Fittes and her husband, Mark Fitt, the co-chair of the Women’s Entertainment Weekly board, are also behind the $200,000 that went toward the first Women’s Cinema Festival in 2012.
This year’s event, which is scheduled for May 16-18, is billed as the largest and most inclusive event of its kind in the country.
It’s also the first film festival to feature an all-female cast.
“There’s no reason why there shouldn’t be a second festival in Santa Barbas,” Fitt said.
“It’s an opportunity for women to come together and do something that they feel passionate about.”
Follers, who grew up in the Bronx, said that in her view, the Womens Cinema Festival is the only one of its size that is focused on women.

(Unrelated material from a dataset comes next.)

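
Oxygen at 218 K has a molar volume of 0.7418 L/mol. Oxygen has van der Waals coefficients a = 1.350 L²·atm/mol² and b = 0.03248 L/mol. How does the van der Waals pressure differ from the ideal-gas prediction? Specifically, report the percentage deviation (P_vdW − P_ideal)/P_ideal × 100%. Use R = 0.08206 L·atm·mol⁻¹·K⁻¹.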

“The first one, there was no women.
It was mostly men, so it’s a very diverse group, and the second one, the women are very diverse.
So I think it’s important to make this festival that is inclusive and not only women but women from all walks of life.”
The event will feature a number of films from different eras and directors, including two-time Oscar winner Jennifer Kent and two-times Oscar winner Natalie Portman.
In addition to Kent, Portman and Portman’s husband, Chris Rock, are expected to participate.
The project’s first-ever event, the 2016 Women’s Film Festival, was held at the Palms in San Diego.
For the second phase, the project will focus on the second edition of the festival, which will be held in August in Santa Monica, California.
The festival will also feature films from a wide variety of directors, from acclaimed directors like Peter Weir, Robert Zemeckis and Robert Zuiker, to lesser-known directors such as Ken Loach, Kevin Smith, Spike Lee, Spike Jonze, and James Cameron.
The event is slated to open to the public in early 2019, with the second year of the film festival opening in the fall of 2020.